DERBYSHIRE HORTICULTURAL ASSOCIATION



Down to earth advice for Derbyshire’s Gardeners - July

At this time of year lawns can take heavy punishment and a little time spent on maintenance can pay big dividends. If there is any moss in the lawn this can be removed with a lawn rake to allow more light in to the base, also pull out any perennial weeds. Then apply a proprietary brand of lawn fertiliser; carefully follow the directions on the box with regard to application. During dry spells use a sprinkler for a few hours every week to freshen up the lawn, hose pipe ban permitting. This will then give you a lawn to be proud of right into the autumn.

Rock plants (Alpines) and herbaceous perennials can be grown from seed at this time of year, most types are relatively easy to grow and seeds are cheap. You can also root cuttings, taken from established plants, but this is perhaps best left to the more experienced.

Soft fruit is in season and delicious at this time of the year; unfortunately the birds seem to think the same. A readily available bird-scarer, which can be hung in surrounding trees, are the free CD disks which daily pop through the letter box. These reflect the light and flash in the breeze and can be very effective.
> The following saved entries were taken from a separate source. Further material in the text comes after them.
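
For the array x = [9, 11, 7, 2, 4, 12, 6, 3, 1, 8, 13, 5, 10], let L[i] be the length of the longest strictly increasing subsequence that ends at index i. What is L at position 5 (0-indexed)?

3

dp[i] = 1 + max{dp[j] : j<i, x[j]<x[i]} (or 1 if no such j):
i:      0  1  2  3  4  5  6  7  8  9 10 11 12
x[i]:   9 11  7  2  4 12  6  3  1  8 13  5 10
dp:     1  2  1  1  2  3  3  2  1  4  5  3  5
At index 5 the value is 3.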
July is the time to plant out your late cauliflower, cabbage, brussels sprout, and swedes and turnips raised from seed in plug trays or bought from a reputable supplier. There’s still time for salad leaves as well, as they grow really quickly in warm ground with plenty of water applied if needed. Prepare the ground well with lime added if necessary, remember that vegetable plants are gross feeders, so mix plenty of feed into the soil at least 2 weeks before planting or sowing. Cabbage root fly lay their eggs close to the stem of brassicas, then the hatching maggots eat their way down to the roots and by eating the roots destroy the plant. Prevent this by putting a plastic disk round the stem at planting time.

Its time to harvest shallots, onions and garlic now and all of these store very successfully.
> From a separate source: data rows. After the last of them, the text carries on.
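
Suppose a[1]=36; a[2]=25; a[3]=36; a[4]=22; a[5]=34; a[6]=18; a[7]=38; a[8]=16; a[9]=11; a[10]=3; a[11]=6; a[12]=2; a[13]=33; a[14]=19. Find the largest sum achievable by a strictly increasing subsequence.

Let S[i] be the best sum of a strictly increasing subsequence ending at i:
i:      1  2  3  4  5  6  7  8  9 10 11 12 13 14
a[i]:  36 25 36 22 34 18 38 16 11  3  6  2 33 19
S:     36 25 61 22 59 18 99 16 11  3  9  2 58 37
Maximum is 99 (e.g. 25 + 36 + 38).

99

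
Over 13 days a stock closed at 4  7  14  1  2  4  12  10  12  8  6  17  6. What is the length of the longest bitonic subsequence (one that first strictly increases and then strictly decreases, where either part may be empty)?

inc[i] = longest strictly increasing subsequence ending at i; dec[i] = longest strictly decreasing subsequence starting at i:
i:      1  2  3  4  5  6  7  8  9 10 11 12 13
a[i]:   4  7 14  1  2  4 12 10 12  8  6 17  6
inc:    1  2  3  1  2  3  4  4  5  4  4  6  4
dec:    2  2  5  1  1  1  4  3  3  2  1  2  1
Best peak at i=3 (value 14): inc=3, dec=5, length 3+5−1 = 7.

7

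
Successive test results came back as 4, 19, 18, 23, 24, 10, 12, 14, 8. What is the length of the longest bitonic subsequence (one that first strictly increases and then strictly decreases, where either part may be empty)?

6

inc[i] = longest strictly increasing subsequence ending at i; dec[i] = longest strictly decreasing subsequence starting at i:
i:      1  2  3  4  5  6  7  8  9
a[i]:   4 19 18 23 24 10 12 14  8
inc:    1  2  2  3  4  2  3  4  2
dec:    1  4  3  3  3  2  2  2  1
Best peak at i=5 (value 24): inc=4, dec=3, length 4+3−1 = 6.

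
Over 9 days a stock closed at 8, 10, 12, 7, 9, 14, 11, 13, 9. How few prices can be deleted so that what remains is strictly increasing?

5

Fewest deletions = n − (longest strictly increasing subsequence).
i:      1  2  3  4  5  6  7  8  9
a[i]:   8 10 12  7  9 14 11 13  9
dp:     1  2  3  1  2  4  3  4  2
max dp = 4, so deletions = 9 − 4 = 5.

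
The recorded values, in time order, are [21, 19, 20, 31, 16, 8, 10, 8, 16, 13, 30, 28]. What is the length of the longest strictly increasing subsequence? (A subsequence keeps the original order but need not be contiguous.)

Track the smallest tail for each achievable length (strict):
21 → extends → [21]
19 → replaces 21 → [19]
20 → extends → [19, 20]
31 → extends → [19, 20, 31]
16 → replaces 19 → [16, 20, 31]
8 → replaces 16 → [8, 20, 31]
10 → replaces 20 → [8, 10, 31]
8 → already a tail → [8, 10, 31]
16 → replaces 31 → [8, 10, 16]
13 → replaces 16 → [8, 10, 13]
30 → extends → [8, 10, 13, 30]
28 → replaces 30 → [8, 10, 13, 28]
Four tails, so the longest strictly increasing subsequence has length 4 (e.g. 8, 10, 16, 30).

4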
Roses benefit from removing all the flowers that are finished and by doing so will give a second flush in 4-6 weeks time. Similarly with sweet peas, if you allow them to produce seed pods the plant will not be able to produce more flowers, instead using all its energy to produce seeds. Also remove any flower buds that are failing to open and rotting, these buds can harbour disease.

In the greenhouse or conservatory, temperatures can rise rapidly at this time of the year, so shading should be introduced. There are many types of shading materials available at retail outlets, and are easy to fit. You can also buy automatic devices to open the glasshouse windows if you are out at work, thermostatically controlled fans are also available.